Wyatt (unlucky to have been left out in my opinion) seemed to think it was all quite hilarious, but had to crouch down behind the advertising boards because she was dressed in England team colours. In the end, the reserve seamer Beth Langston brought her a bib and she was able to go back to the pavilion. I think the last wicket probably fell before she got there.
As someone said earlier in the week, there's quite a lot for the purist to enjoy about the women's game.
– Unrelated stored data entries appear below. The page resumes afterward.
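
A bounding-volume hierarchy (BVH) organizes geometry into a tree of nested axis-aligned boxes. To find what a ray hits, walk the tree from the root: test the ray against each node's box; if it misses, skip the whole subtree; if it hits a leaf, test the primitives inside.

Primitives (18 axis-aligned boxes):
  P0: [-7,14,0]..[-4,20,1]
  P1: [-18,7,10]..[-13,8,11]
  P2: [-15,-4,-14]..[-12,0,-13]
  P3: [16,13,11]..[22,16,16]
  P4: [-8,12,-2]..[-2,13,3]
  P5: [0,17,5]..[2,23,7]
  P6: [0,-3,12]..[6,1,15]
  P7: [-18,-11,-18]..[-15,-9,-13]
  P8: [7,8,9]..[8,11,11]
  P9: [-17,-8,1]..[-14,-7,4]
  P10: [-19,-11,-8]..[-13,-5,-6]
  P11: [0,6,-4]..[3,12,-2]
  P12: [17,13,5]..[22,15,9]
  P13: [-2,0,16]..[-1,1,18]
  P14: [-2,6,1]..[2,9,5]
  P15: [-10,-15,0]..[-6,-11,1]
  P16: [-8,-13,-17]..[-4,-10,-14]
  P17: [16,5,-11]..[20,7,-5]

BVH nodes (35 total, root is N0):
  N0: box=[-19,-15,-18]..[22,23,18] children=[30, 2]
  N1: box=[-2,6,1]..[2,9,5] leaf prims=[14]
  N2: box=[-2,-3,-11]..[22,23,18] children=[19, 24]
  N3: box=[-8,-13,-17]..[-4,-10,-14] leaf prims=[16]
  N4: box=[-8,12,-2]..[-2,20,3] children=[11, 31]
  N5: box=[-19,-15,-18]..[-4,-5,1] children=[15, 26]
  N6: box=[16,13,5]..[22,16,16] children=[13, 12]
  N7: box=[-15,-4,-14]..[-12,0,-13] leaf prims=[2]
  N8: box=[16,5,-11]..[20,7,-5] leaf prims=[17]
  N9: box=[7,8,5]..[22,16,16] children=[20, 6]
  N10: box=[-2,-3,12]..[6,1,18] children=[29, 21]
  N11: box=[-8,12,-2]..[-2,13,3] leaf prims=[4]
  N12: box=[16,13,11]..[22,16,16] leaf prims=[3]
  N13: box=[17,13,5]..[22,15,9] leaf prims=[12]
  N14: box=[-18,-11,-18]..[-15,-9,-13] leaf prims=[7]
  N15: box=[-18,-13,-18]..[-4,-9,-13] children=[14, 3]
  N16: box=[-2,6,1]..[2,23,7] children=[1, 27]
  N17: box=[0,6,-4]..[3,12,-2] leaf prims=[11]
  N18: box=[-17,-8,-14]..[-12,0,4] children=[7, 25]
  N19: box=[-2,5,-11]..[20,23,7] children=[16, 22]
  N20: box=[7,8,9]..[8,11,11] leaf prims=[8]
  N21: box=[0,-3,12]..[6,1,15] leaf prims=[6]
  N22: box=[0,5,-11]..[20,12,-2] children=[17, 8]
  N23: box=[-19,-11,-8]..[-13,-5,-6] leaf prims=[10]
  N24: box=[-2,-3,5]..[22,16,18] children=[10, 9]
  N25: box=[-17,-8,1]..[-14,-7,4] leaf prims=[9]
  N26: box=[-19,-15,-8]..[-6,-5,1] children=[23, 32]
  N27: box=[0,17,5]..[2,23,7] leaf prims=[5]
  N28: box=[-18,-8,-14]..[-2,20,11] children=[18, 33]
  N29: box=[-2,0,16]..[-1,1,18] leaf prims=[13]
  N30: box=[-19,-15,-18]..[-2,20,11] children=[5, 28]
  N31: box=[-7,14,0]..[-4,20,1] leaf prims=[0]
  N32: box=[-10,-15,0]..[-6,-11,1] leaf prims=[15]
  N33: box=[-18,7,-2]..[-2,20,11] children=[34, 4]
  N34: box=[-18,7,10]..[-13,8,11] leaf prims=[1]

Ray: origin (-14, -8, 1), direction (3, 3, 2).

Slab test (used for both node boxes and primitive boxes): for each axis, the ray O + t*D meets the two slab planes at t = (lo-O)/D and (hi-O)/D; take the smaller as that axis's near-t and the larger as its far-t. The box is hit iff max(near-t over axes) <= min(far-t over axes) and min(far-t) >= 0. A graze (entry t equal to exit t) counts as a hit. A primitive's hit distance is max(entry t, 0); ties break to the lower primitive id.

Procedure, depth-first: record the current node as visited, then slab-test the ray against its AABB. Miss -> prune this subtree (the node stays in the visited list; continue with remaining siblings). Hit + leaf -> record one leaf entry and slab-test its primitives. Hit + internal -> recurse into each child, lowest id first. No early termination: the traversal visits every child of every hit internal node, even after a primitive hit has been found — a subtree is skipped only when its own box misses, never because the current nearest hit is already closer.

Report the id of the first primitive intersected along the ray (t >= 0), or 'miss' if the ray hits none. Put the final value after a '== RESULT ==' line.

Walk:
N0 x:[-5/3,12] y:[-7/3,31/3] z:[-19/2,17/2] -> hit [-5/3,17/2], descend [2, 30]
  N2 x:[4,12] y:[5/3,31/3] z:[-6,17/2] -> hit [4,17/2], descend [19, 24]
    N19 x:[4,34/3] y:[13/3,31/3] z:[-6,3] -> miss, prune
    N24 x:[4,12] y:[5/3,8] z:[2,17/2] -> hit [4,8], descend [9, 10]
      N9 x:[7,12] y:[16/3,8] z:[2,15/2] -> hit [7,15/2], descend [6, 20]
        N6 x:[10,12] y:[7,8] z:[2,15/2] -> miss, prune
        N20 x:[7,22/3] y:[16/3,19/3] z:[4,5] -> miss, prune
      N10 x:[4,20/3] y:[5/3,3] z:[11/2,17/2] -> miss, prune
  N30 x:[-5/3,4] y:[-7/3,28/3] z:[-19/2,5] -> hit [-5/3,4], descend [5, 28]
    N5 x:[-5/3,10/3] y:[-7/3,1] z:[-19/2,0] -> hit [-5/3,0], descend [15, 26]
      N15 x:[-4/3,10/3] y:[-5/3,-1/3] z:[-19/2,-7] -> miss, prune
      N26 x:[-5/3,8/3] y:[-7/3,1] z:[-9/2,0] -> hit [-5/3,0], descend [23, 32]
        N23 x:[-5/3,1/3] y:[-1,1] z:[-9/2,-7/2] -> miss, prune
        N32 x:[4/3,8/3] y:[-7/3,-1] z:[-1/2,0] -> miss, prune
    N28 x:[-4/3,4] y:[0,28/3] z:[-15/2,5] -> hit [0,4], descend [18, 33]
      N18 x:[-1,2/3] y:[0,8/3] z:[-15/2,3/2] -> hit [0,2/3], descend [7, 25]
        N7 x:[-1/3,2/3] y:[4/3,8/3] z:[-15/2,-7] -> miss, prune
        N25 x:[-1,0] y:[0,1/3] z:[0,3/2] -> hit [0,0] leaf, test {P9@t=0}
      N33 x:[-4/3,4] y:[5,28/3] z:[-3/2,5] -> miss, prune

order=[0, 2, 19, 24, 9, 6, 20, 10, 30, 5, 15, 26, 23, 32, 28, 18, 7, 25, 33]  |boxes|=19  |leaves|=1  hit=P9

== RESULT ==
9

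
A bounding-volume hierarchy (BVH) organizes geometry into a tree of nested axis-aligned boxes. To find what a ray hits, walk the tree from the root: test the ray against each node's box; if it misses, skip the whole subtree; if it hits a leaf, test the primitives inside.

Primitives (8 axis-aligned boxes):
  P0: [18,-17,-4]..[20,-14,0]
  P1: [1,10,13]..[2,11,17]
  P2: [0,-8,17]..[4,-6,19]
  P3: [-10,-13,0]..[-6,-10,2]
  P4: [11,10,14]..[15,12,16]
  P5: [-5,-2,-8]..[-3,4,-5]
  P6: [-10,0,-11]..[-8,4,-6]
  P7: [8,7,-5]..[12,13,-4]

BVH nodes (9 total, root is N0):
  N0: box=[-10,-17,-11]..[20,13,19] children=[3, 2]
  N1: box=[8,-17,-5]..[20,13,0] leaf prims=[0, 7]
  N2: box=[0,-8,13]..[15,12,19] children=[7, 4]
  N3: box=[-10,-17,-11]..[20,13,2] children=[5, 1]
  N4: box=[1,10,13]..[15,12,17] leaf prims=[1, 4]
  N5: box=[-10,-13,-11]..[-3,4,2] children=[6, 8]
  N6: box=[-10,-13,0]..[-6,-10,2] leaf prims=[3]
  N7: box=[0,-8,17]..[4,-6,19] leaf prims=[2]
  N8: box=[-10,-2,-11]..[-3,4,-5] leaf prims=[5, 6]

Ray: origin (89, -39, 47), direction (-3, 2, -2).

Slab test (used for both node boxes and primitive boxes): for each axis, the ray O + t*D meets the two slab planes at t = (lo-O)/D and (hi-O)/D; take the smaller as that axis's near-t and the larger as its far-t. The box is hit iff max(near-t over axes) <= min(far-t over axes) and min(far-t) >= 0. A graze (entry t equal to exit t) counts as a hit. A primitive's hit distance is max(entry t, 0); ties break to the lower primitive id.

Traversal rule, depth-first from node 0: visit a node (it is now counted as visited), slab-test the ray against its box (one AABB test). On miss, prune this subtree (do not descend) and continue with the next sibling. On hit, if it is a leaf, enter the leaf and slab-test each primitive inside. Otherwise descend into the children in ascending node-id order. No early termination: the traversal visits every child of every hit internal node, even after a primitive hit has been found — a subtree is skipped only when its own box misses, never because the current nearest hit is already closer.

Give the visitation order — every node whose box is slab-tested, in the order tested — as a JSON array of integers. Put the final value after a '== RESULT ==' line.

Traverse from the root:
N0 x:[23,33] y:[11,26] z:[14,29] -> hit [23,26], descend [2, 3]
  N2 x:[74/3,89/3] y:[31/2,51/2] z:[14,17] -> miss, prune
  N3 x:[23,33] y:[11,26] z:[45/2,29] -> hit [23,26], descend [1, 5]
    N1 x:[23,27] y:[11,26] z:[47/2,26] -> hit [47/2,26] leaf, test {P0(miss), P7@t=77/3}
    N5 x:[92/3,33] y:[13,43/2] z:[45/2,29] -> miss, prune

Summary -> nodes [0, 2, 3, 1, 5]; box-tests=5; leaf-entries=1; first=P7

== RESULT ==
[0, 2, 3, 1, 5]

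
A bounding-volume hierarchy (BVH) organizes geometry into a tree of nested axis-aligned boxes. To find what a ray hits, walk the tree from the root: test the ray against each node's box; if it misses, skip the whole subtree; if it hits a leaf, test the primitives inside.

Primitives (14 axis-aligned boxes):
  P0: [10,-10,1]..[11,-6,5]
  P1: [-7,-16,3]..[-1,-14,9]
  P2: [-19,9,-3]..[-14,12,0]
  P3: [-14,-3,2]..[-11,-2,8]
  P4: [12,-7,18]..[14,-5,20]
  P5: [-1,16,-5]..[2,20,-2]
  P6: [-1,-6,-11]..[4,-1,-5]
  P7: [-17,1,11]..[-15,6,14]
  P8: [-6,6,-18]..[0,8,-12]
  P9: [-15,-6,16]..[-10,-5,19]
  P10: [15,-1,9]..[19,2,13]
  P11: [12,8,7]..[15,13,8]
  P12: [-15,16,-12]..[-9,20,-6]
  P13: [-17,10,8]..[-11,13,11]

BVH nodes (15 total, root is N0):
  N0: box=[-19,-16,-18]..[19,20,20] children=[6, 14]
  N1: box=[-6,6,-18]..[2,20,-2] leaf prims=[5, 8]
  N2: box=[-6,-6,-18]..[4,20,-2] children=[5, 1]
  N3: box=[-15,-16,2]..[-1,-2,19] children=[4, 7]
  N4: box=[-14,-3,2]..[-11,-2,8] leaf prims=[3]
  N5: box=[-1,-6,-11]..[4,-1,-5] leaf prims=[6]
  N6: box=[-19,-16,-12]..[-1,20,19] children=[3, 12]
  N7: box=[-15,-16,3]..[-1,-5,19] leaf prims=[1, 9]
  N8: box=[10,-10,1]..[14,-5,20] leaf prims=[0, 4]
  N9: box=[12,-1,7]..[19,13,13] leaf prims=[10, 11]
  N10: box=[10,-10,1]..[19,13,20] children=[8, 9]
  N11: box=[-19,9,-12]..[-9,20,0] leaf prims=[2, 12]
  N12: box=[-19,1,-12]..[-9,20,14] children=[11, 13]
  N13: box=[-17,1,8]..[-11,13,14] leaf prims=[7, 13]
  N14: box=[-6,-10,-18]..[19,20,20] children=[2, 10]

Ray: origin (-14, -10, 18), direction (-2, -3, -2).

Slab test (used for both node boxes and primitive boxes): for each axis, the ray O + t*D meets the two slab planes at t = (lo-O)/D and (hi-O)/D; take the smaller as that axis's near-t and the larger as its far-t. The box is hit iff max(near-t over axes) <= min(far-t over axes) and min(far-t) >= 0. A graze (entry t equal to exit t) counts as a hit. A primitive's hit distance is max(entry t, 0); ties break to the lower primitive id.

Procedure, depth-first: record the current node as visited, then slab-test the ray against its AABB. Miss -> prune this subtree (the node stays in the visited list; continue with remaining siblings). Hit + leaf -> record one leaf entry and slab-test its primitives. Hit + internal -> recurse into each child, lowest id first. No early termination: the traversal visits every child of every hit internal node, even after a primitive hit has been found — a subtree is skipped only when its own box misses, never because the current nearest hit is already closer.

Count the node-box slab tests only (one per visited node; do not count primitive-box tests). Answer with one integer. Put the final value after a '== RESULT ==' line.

Traverse from the root:
N0 x:[-33/2,5/2] y:[-10,2] z:[-1,18] -> hit [-1,2], descend [6, 14]
  N6 x:[-13/2,5/2] y:[-10,2] z:[-1/2,15] -> hit [-1/2,2], descend [3, 12]
    N3 x:[-13/2,1/2] y:[-8/3,2] z:[-1/2,8] -> hit [-1/2,1/2], descend [4, 7]
      N4 x:[-3/2,0] y:[-8/3,-7/3] z:[5,8] -> miss, prune
      N7 x:[-13/2,1/2] y:[-5/3,2] z:[-1/2,15/2] -> hit [-1/2,1/2] leaf, test {P1(miss), P9(miss)}
    N12 x:[-5/2,5/2] y:[-10,-11/3] z:[2,15] -> miss, prune
  N14 x:[-33/2,-4] y:[-10,0] z:[-1,18] -> miss, prune

7 AABB tests over nodes [0, 6, 3, 4, 7, 12, 14]; 1 leaf entered; closest miss.

== RESULT ==
7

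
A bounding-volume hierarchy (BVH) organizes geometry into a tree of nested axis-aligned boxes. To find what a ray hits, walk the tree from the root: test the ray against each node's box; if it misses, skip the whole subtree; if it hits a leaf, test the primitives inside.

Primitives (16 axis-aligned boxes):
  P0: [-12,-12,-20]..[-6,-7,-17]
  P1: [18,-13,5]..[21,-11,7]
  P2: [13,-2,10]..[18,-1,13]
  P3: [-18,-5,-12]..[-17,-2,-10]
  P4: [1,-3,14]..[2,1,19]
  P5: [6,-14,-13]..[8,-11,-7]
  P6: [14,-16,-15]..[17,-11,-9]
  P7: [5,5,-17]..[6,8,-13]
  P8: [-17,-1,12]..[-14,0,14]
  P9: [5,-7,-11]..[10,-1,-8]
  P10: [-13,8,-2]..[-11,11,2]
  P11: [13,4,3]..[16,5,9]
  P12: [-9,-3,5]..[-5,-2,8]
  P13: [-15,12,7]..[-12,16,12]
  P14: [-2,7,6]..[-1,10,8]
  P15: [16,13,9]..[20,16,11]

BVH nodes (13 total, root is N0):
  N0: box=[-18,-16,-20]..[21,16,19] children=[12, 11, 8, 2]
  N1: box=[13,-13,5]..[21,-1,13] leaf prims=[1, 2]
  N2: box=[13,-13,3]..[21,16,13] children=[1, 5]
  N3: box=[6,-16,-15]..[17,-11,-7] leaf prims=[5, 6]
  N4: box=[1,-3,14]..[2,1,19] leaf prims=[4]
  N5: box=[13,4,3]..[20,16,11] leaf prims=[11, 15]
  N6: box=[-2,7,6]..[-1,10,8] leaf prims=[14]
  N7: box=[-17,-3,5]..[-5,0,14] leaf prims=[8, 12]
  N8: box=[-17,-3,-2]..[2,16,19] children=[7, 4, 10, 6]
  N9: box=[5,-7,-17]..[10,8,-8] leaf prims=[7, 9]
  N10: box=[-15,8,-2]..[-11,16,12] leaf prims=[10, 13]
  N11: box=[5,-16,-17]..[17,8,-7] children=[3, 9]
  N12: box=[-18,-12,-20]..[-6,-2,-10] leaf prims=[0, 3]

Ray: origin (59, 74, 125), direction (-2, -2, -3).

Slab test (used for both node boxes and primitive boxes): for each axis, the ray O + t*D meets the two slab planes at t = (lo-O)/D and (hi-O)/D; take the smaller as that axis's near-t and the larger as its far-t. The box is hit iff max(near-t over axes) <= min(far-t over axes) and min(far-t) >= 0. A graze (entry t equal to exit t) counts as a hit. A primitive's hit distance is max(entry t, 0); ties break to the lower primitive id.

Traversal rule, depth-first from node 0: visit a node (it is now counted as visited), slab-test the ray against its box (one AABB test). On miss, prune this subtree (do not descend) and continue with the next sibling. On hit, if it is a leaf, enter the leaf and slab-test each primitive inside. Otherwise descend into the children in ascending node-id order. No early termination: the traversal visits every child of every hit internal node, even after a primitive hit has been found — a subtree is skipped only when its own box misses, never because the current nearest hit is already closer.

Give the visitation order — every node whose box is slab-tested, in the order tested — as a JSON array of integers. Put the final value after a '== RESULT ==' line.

Walk:
N0 x:[19,77/2] y:[29,45] z:[106/3,145/3] -> hit [106/3,77/2], descend [2, 8, 11, 12]
  N2 x:[19,23] y:[29,87/2] z:[112/3,122/3] -> miss, prune
  N8 x:[57/2,38] y:[29,77/2] z:[106/3,127/3] -> hit [106/3,38], descend [4, 6, 7, 10]
    N4 x:[57/2,29] y:[73/2,77/2] z:[106/3,37] -> miss, prune
    N6 x:[30,61/2] y:[32,67/2] z:[39,119/3] -> miss, prune
    N7 x:[32,38] y:[37,77/2] z:[37,40] -> hit [37,38] leaf, test {P8@t=37, P12(miss)}
    N10 x:[35,37] y:[29,33] z:[113/3,127/3] -> miss, prune
  N11 x:[21,27] y:[33,45] z:[44,142/3] -> miss, prune
  N12 x:[65/2,77/2] y:[38,43] z:[45,145/3] -> miss, prune

order=[0, 2, 8, 4, 6, 7, 10, 11, 12]  |boxes|=9  |leaves|=1  hit=P8

== RESULT ==
[0, 2, 8, 4, 6, 7, 10, 11, 12]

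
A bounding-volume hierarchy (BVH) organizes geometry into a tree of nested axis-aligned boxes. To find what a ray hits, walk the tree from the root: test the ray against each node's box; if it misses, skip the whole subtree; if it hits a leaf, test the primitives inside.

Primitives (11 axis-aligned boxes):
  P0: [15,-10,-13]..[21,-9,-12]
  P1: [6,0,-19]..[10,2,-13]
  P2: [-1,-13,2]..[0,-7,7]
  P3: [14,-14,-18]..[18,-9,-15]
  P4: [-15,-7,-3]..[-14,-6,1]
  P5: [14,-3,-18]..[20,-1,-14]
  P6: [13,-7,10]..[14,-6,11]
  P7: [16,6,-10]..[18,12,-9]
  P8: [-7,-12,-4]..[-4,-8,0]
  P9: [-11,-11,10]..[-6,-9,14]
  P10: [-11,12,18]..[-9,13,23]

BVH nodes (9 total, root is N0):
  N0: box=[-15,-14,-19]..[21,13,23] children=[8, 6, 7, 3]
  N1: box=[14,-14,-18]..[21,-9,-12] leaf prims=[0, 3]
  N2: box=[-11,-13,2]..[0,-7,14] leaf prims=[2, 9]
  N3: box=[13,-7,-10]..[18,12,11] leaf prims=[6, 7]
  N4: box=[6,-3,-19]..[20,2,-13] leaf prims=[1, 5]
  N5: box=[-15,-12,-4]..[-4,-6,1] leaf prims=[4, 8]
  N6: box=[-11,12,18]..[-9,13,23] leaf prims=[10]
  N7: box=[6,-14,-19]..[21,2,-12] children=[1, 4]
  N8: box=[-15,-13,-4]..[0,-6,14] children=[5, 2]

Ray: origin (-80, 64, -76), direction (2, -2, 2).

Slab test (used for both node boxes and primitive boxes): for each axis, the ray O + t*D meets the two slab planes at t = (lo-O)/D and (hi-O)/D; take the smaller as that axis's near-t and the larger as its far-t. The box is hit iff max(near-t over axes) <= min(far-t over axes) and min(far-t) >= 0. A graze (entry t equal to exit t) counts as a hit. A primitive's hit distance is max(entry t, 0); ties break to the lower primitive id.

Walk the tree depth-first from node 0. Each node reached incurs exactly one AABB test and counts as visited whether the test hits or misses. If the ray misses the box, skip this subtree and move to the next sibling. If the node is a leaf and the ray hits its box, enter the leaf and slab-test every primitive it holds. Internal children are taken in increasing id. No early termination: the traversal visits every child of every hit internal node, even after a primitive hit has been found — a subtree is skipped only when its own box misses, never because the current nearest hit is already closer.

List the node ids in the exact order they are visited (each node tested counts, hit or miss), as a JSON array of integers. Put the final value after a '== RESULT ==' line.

Walk:
N0 x:[65/2,101/2] y:[51/2,39] z:[57/2,99/2] -> hit [65/2,39], descend [3, 6, 7, 8]
  N3 x:[93/2,49] y:[26,71/2] z:[33,87/2] -> miss, prune
  N6 x:[69/2,71/2] y:[51/2,26] z:[47,99/2] -> miss, prune
  N7 x:[43,101/2] y:[31,39] z:[57/2,32] -> miss, prune
  N8 x:[65/2,40] y:[35,77/2] z:[36,45] -> hit [36,77/2], descend [2, 5]
    N2 x:[69/2,40] y:[71/2,77/2] z:[39,45] -> miss, prune
    N5 x:[65/2,38] y:[35,38] z:[36,77/2] -> hit [36,38] leaf, test {P4(miss), P8@t=73/2}

7 AABB tests over nodes [0, 3, 6, 7, 8, 2, 5]; 1 leaf entered; closest P8.

== RESULT ==
[0, 3, 6, 7, 8, 2, 5]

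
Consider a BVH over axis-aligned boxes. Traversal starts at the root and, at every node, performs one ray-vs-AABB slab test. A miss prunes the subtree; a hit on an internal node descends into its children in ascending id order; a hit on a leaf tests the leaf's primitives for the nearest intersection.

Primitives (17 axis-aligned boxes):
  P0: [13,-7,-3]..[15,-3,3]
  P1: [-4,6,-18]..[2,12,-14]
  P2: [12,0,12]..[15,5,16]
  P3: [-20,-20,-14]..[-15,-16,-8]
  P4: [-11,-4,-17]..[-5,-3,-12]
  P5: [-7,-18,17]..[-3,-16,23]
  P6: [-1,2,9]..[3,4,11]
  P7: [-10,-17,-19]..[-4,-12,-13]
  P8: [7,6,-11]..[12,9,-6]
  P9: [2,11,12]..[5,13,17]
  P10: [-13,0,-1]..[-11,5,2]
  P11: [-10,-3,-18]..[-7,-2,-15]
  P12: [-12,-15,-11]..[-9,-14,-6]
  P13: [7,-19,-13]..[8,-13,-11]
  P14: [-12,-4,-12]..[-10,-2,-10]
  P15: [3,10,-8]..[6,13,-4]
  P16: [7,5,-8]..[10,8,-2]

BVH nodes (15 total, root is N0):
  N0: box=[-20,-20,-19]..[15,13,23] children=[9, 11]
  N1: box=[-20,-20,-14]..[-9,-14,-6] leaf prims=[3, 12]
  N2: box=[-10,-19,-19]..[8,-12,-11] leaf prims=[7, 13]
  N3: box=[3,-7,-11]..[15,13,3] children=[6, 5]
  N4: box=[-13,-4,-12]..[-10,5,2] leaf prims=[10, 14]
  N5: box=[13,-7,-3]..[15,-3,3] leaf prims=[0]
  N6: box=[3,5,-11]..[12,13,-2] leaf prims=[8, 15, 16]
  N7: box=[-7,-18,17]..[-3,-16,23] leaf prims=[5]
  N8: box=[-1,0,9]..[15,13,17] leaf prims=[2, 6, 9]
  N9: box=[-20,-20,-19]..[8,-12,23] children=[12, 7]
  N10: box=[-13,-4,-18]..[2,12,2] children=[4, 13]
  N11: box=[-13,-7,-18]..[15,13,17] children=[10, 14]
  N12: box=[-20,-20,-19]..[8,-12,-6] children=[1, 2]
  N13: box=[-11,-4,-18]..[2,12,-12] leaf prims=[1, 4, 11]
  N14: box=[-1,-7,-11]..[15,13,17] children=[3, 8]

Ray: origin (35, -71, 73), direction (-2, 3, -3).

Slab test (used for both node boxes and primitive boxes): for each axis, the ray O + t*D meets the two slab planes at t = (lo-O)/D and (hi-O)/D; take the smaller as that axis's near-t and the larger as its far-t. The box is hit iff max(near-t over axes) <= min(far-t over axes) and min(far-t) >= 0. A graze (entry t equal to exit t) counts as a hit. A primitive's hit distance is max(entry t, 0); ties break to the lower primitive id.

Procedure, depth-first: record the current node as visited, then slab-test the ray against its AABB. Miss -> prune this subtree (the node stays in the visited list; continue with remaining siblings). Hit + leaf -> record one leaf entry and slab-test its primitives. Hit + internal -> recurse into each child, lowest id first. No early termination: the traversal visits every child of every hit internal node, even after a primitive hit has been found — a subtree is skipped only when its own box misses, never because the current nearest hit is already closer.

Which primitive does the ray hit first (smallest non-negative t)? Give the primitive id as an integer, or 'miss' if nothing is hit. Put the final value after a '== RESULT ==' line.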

I could make quite a long list, but two items will do: (i) the batting of Alex Hartley will delight the Society for the Preservation of Genuine Tailenders (I can see why she's in Mark Robinson's team, since she doesn't just treat the ball with suspicion but seems to fear that the bat is about to explode); and (ii) The League for the Concoction of Incomprehensible Nicknames would have to applaud Heather Knight being known as "Freddie".
The announcer began by referring to the incoming player as "the next batsman" but I noticed that he'd changed this to "the next bat" by the end of the NZ innings (I suppose a bit of synecdoche never did anyone any harm and this one seems happily gender-neutral). Sarah Taylor behind the stumps kept shouting "Come on ladies, come on girls", neither of which would please the conscientious feminist. Brunt occasionally chipped in with "Come on lasses", which felt a bit dated - or have I just forgotten my northern roots. Perhaps that's what happens when you programme in a day at the Cheltenham festival every year (even if you don't always make it).